Quality premiums were introduced for Oseberg and Ekofisk in May 2013. Prior to that, these grades had set the benchmark as the lowest-priced crude only a handful of times. Troll is therefore unlikely to affect the benchmark until its own quality premium is applied.
Platts editorial director Jonty Rushforth said there is no timeframe for the introduction of quality premiums, with a wait of at least a year likely. Until then Troll would act as a "floating cap" for Dated Brent.
The approach of Norway's state-controlled Statoil will be key to the success of the Troll inclusion. Statoil will overtake Shell as the largest holder of benchmark equity after Troll's introduction, with almost a quarter of the combined production of Brent, Forties, Oseberg, Ekofisk and Troll.
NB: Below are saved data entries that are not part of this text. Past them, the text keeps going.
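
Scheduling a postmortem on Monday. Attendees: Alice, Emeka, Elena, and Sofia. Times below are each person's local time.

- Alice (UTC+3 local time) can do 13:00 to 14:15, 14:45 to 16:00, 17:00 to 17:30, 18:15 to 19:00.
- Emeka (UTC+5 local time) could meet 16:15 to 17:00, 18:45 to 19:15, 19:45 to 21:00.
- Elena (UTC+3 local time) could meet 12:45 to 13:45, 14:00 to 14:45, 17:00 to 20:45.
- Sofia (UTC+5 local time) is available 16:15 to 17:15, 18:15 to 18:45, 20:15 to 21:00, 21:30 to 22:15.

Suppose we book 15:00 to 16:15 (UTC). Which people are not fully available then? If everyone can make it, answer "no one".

Alice in UTC: 10:00-11:15, 11:45-13:00, 14:00-14:30, 15:15-16:00 (subtract 3h to convert from UTC+3).
Emeka in UTC: 11:15-12:00, 13:45-14:15, 14:45-16:00 (subtract 5h to convert from UTC+5).
Elena in UTC: 09:45-10:45, 11:00-11:45, 14:00-17:45 (subtract 3h to convert from UTC+3).
Sofia in UTC: 11:15-12:15, 13:15-13:45, 15:15-16:00, 16:30-17:15 (subtract 5h to convert from UTC+5).
Alice: not fully free for 15:00-16:15. Emeka: not fully free for 15:00-16:15. Elena: free for 15:00-16:15. Sofia: not fully free for 15:00-16:15.

Alice, Emeka, Sofia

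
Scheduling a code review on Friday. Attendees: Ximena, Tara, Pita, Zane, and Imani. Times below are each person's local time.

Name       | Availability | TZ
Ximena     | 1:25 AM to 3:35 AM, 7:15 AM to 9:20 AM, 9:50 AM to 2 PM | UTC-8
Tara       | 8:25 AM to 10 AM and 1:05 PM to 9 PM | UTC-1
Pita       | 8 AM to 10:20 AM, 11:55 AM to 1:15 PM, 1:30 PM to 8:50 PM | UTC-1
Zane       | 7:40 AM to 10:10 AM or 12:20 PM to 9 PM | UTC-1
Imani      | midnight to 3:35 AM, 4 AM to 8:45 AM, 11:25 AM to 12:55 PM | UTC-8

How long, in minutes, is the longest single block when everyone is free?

Ximena in UTC: 09:25-11:35, 15:15-17:20, 17:50-22:00 (add 8h to convert from UTC-8).
Tara in UTC: 09:25-11:00, 14:05-22:00 (add 1h to convert from UTC-1).
Pita in UTC: 09:00-11:20, 12:55-14:15, 14:30-21:50 (add 1h to convert from UTC-1).
Zane in UTC: 08:40-11:10, 13:20-22:00 (add 1h to convert from UTC-1).
Imani in UTC: 08:00-11:35, 12:00-16:45, 19:25-20:55 (add 8h to convert from UTC-8).
Ximena ∩ Tara: 09:25-11:00, 15:15-17:20, 17:50-22:00.
Ximena ∩ Tara ∩ Pita: 09:25-11:00, 15:15-17:20, 17:50-21:50.
Ximena ∩ Tara ∩ Pita ∩ Zane: 09:25-11:00, 15:15-17:20, 17:50-21:50.
Ximena ∩ Tara ∩ Pita ∩ Zane ∩ Imani: 09:25-11:00, 15:15-16:45, 19:25-20:55.
The longest is 09:25-11:00 at 95 minutes.

95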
Statoil typically loads around 80pc of Troll production and keeps much of it in its own refining system, notably feeding its 200,000 b/d Mongstad plant in Norway. Any sales it does conduct are not done publicly. Without transparency of trade, and without a quality premium, Troll's inclusion in the benchmark will have little practical impact.
Troll is light sweet crude — with a gravity of 35.9°API, a sulphur content of 0.14pc and a total acid number (Tan) of 0.7mg KOH/g — and loads on a fob basis at the Mongstad terminal. It has typical production of 10-15 cargoes of 600,000 bl a month. Platts says six or seven of those trade each month on a spot basis. These could occur more publicly on the Platts e-window once Troll joins the Dated Brent grades, said Rushforth.
Even with the expansion of the Brent Dated basket, the production of North Sea benchmark crude grades is likely to decline below 1mn b/d within three years. Rushforth said the addition of Troll was a measure for the next five years rather than the next 10.
"In 10 years' time Brent will look very different," said Rushforth, with around two thirds of the North Sea's production consisting of grades that are not light sweet. Dated Brent will need to include some far heavier grades, such as Norway's John Sverdrup, to stay an fob assessment.
Johan Sverdrup — which is scheduled to start up in 2019 — is a far heavier grade than the existing benchmark crudes and is therefore "quality-inconsistent", said Rushforth. No decision on Johan Sverdrup's possible inclusion will be taken until it has started production and its trading patterns have been observed.
Platts still sees its Dated Brent cif Rotterdam assessment as a potential long-term solution. It has yet to show any Brent Dated cif Rotterdam bids or offers in the afternoon trading window since its launch in March 2016, but it will continue to look at how the Platts market-on-close process will work with a cif assessment. A cargo's inclusion in the assessment process will likely be based on its delivery dates rather than its loading dates in order to allow grades to be delivered from outside of the region.
Argus competes with Platts and other PRAs to provide price assessments and other information on energy markets.